Naja... was tut man nicht alles für seine beste Freundin und um nicht für bekloppt abgestempelt zu werden von der Kinokassenfrau...
Im Nachhinein muss ich sagen: Vielen Dank, ich wusste es doch!
Wieso? Das werde ich Euch jetzt erzählen, und das, obwohl ich eigentlich nicht gerne über Filme schreibe...
Die Story:
Irgendwann um 1860 zieht die wohlhabende Pfarrerstochter Ada (Nicole Kidman) mit ihrem Vater (Donald Sutherland) um nach Cold Mountain, auf eine schöne, große Farm. Dort lernt sie Inman (Jude Law - sowas Hübsches aber auch...) kennen - aber die beiden sind so schüchtern, dass sie immer nur ziemlich dämliche Floskeln miteinander wechseln und als der Krieg dann beginnt, kriegen beide Panik und küssen sich endlich.
Ab sofort trennen sich die Handlungsstränge.

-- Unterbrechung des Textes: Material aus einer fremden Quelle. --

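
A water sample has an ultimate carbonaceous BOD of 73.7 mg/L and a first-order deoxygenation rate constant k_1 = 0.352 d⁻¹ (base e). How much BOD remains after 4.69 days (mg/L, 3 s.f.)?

L_t = L₀ e^(−k_1 t) = 73.7 × e^(−0.352×4.69) = 73.7 × 0.1919 = 14.14 mg/L.

L ≈ 14.1 mg/L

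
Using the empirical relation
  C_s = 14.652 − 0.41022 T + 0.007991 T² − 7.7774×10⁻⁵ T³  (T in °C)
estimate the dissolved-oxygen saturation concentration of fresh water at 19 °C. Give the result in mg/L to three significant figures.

C_s ≈ 9.21 mg/L

C_s = 14.652 − 0.41022×19 + 0.007991×19² − 7.7774×10⁻⁵×19³ = 9.209 mg/L.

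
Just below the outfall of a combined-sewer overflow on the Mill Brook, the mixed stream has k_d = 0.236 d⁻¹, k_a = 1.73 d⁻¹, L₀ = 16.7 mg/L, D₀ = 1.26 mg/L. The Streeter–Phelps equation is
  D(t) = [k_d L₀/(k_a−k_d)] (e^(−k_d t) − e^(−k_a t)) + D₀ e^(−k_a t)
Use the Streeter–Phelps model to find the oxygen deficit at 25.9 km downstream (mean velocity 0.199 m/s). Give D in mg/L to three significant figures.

D ≈ 1.75 mg/L

Travel time t = x/v = 25.9 km / (0.199 m/s) = 25900 m / 0.199 m/s = 130200 s = 1.506 d.
k_d L₀/(k_a−k_d) = 0.236×16.7/(1.73−0.236) = 3.941/1.494 = 2.638 mg/L.
e^(−k_d t) = e^(−0.236×1.506) = 0.7008; e^(−k_a t) = e^(−1.73×1.506) = 0.07383.
D = 2.638 × (0.7008 − 0.07383) + 1.26 × 0.07383 = 1.654 + 0.09302 = 1.747 mg/L.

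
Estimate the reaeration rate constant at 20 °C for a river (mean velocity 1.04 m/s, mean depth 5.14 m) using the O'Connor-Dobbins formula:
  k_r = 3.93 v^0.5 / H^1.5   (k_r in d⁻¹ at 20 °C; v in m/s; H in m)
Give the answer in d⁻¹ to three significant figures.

k_r ≈ 0.344 d⁻¹

k_r = 3.93 × 1.04^0.5 / 5.14^1.5 = 3.93 × 1.020 / 11.65 = 0.3439 d⁻¹.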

Der Zuschauer sieht einerseits Inman beim Kämpfen gegen die Yankees und irgendwann schwer verletzt im Lazarett - auf der anderen Seite die wartende Ada, die nach dem Tod ihres Vaters die große Farm völlig vernachlässigt und beinahe verhungert.
Das Ganze zeiht sich über Jahre hin und irgendwann beschließt der völlig zerfledderte Inman, dass er nicht mehr kämpfen will, sondern zurück zu Ada, deren Bild er den ganzen Krieg über bei sich hatte (natürlich).
Dass das Ganze nun nicht gerade ein Spaziergang wird, ist ihm da auch schon klar, und er weiß auch, dass Fahnenflüchtige gejagt werden wie die Hunde, aber wirklich interessieren tut ihn das nicht. Wie romantisch!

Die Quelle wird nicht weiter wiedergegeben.